The effectiveness of CISM programs has been empirically validated through thoughtful qualitative analyses, as well as through controlled investigations, and even meta-analysis (Everly, Boyle & Lating, in press Flannery, 1998; Everly & Mitchell, 1997; Everly & Boyle 1997; Mitchell & Everly in press; Everly, Flannery & Mitchell, in press; Dyregrov, 1997). Unfortunately, this is a fact often overlooked (e.g. see Snelgrove, 1998).
 

There is a misconception (that evidence exists denouncing) CISD/CISM, and has proven harmful to its recipients (Snelgrove 1998). This is a misrepresentation of the extant data. There is not extant evidence to argue that the "Mitchell Model", CISD or the CISM system has proven harmful! The investigations that are frequently cited to suggest such as an adverse effect simply did not use the CISD or CISM system as prescribed, a fact that is too often ignored (e.g. see Snelgrove, 1998).
 

In  sum, no one CISM intervention is designed to stand alone, not even the widely used CISD. Efforts to implement and evaluate CISM must be programmatic, not uni-dimensional. While the CISM approach to crisis intervention is continuing to evolve, (as should any worthwhile endeavor), current investigations have clearly demonstrated its value as a tool to reduce human suffering. Future research should focus upon ways in which the CISM process can be made  even more effective to those in crisis.
 

While  the roots of CISM can be found in the emergency services professions dating back to the late  1970's, CISM is now becoming the "standard of care" in many schools, communities and organizations well outside the field of emergency services (Everly & Mitchell, 1997).

References

Dyregrov, A. (1997). The process of psychological debriefing.
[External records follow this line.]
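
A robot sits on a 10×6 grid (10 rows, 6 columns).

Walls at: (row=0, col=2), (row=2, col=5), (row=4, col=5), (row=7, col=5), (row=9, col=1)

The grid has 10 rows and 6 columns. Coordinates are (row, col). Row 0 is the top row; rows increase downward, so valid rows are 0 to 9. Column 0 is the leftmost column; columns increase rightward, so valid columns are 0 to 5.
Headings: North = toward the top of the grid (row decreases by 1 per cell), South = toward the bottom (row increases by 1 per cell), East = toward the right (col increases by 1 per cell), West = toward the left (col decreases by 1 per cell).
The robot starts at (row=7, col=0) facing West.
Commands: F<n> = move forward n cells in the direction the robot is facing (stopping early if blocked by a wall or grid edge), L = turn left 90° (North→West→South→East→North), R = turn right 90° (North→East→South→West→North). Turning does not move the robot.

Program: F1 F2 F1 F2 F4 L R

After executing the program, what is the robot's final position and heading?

Answer: Final position: (row=7, col=0), facing West

Derivation:
Start: (row=7, col=0), facing West
  F1: move forward 0/1 (blocked), now at (row=7, col=0)
  F2: move forward 0/2 (blocked), now at (row=7, col=0)
  F1: move forward 0/1 (blocked), now at (row=7, col=0)
  F2: move forward 0/2 (blocked), now at (row=7, col=0)
  F4: move forward 0/4 (blocked), now at (row=7, col=0)
  L: turn left, now facing South
  R: turn right, now facing West
Final: (row=7, col=0), facing West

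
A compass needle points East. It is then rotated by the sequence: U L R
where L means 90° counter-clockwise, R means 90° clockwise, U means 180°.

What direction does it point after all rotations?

Start: East
  U (U-turn (180°)) -> West
  L (left (90° counter-clockwise)) -> South
  R (right (90° clockwise)) -> West
Final: West

Answer: Final heading: West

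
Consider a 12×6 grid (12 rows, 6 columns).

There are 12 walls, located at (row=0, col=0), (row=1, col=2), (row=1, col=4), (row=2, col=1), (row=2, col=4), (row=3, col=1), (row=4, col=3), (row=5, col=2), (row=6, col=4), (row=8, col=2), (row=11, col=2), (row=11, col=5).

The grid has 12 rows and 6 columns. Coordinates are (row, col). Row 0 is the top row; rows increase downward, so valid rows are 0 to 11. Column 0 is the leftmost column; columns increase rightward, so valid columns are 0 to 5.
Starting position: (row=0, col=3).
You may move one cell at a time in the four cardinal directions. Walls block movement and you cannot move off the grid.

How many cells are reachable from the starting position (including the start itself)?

Answer: Reachable cells: 60

Derivation:
BFS flood-fill from (row=0, col=3):
  Distance 0: (row=0, col=3)
  Distance 1: (row=0, col=2), (row=0, col=4), (row=1, col=3)
  Distance 2: (row=0, col=1), (row=0, col=5), (row=2, col=3)
  Distance 3: (row=1, col=1), (row=1, col=5), (row=2, col=2), (row=3, col=3)
  Distance 4: (row=1, col=0), (row=2, col=5), (row=3, col=2), (row=3, col=4)
  Distance 5: (row=2, col=0), (row=3, col=5), (row=4, col=2), (row=4, col=4)
  Distance 6: (row=3, col=0), (row=4, col=1), (row=4, col=5), (row=5, col=4)
  Distance 7: (row=4, col=0), (row=5, col=1), (row=5, col=3), (row=5, col=5)
  Distance 8: (row=5, col=0), (row=6, col=1), (row=6, col=3), (row=6, col=5)
  Distance 9: (row=6, col=0), (row=6, col=2), (row=7, col=1), (row=7, col=3), (row=7, col=5)
  Distance 10: (row=7, col=0), (row=7, col=2), (row=7, col=4), (row=8, col=1), (row=8, col=3), (row=8, col=5)
  Distance 11: (row=8, col=0), (row=8, col=4), (row=9, col=1), (row=9, col=3), (row=9, col=5)
  Distance 12: (row=9, col=0), (row=9, col=2), (row=9, col=4), (row=10, col=1), (row=10, col=3), (row=10, col=5)
  Distance 13: (row=10, col=0), (row=10, col=2), (row=10, col=4), (row=11, col=1), (row=11, col=3)
  Distance 14: (row=11, col=0), (row=11, col=4)
Total reachable: 60 (grid has 60 open cells total)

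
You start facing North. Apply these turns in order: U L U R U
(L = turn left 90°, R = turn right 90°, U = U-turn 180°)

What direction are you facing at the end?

Answer: Final heading: South

Derivation:
Start: North
  U (U-turn (180°)) -> South
  L (left (90° counter-clockwise)) -> East
  U (U-turn (180°)) -> West
  R (right (90° clockwise)) -> North
  U (U-turn (180°)) -> South
Final: South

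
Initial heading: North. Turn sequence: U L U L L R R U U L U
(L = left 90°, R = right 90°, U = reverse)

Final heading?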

Journal of Traumatic Stress, 10, 589-604.

Everly,  G.S., Boyle, S. & Lating, J. (in press). The effectiveness of  psychological debriefings in vicarious trauma: A meta-analysis. Stress Medicine .

Everly, G.S. & Boyle, S. (1997, April). CISD: A meta-analysis. Paper presented to the 4th World Congress on Stress, Trauma, and Coping in the Emergency Services Professions . Baltimore , MD.

Everly, G.S. & Mitchell, J.T. (1997). Critical Incident Stress Management (CISM):A New Era and Standard of Care in Crisis Intervention . Ellicott City , MD : Chevron.

Everly, 0., Flannery, R., & Mitchell, J. (in press). CISM: A review of literature. Aggression and Violent Behavior: A Review Journal.

Flannery, R.B. (1998). The Assaulted Staff Action Program: Coping with the psychological aftermath of violence . Ellicott City , MD : Chevron Publishing.

Mitchell, J.T. (1983). When disaster strikes...The critical incident stress debriefing. Journal of Emergency Medical Services , 13 (11), 49-52.

Mitchell,  J. T. & Everly, G.S. (in press). CISM and CISD: Evolution, effects  and outcomes. In B. Raphael & J. Wilson (Eds.). Psychological Debriefing .

Mitchell, J.T. & Everly, 0.5. (1996 ). Critical Incident Stress Debriefing: An Operations Manual . Ellicott City , MD : Chevron.

Snelgrove, T. (1998). Debriefing under fire. Trauma Lines , 3 (2),3,11.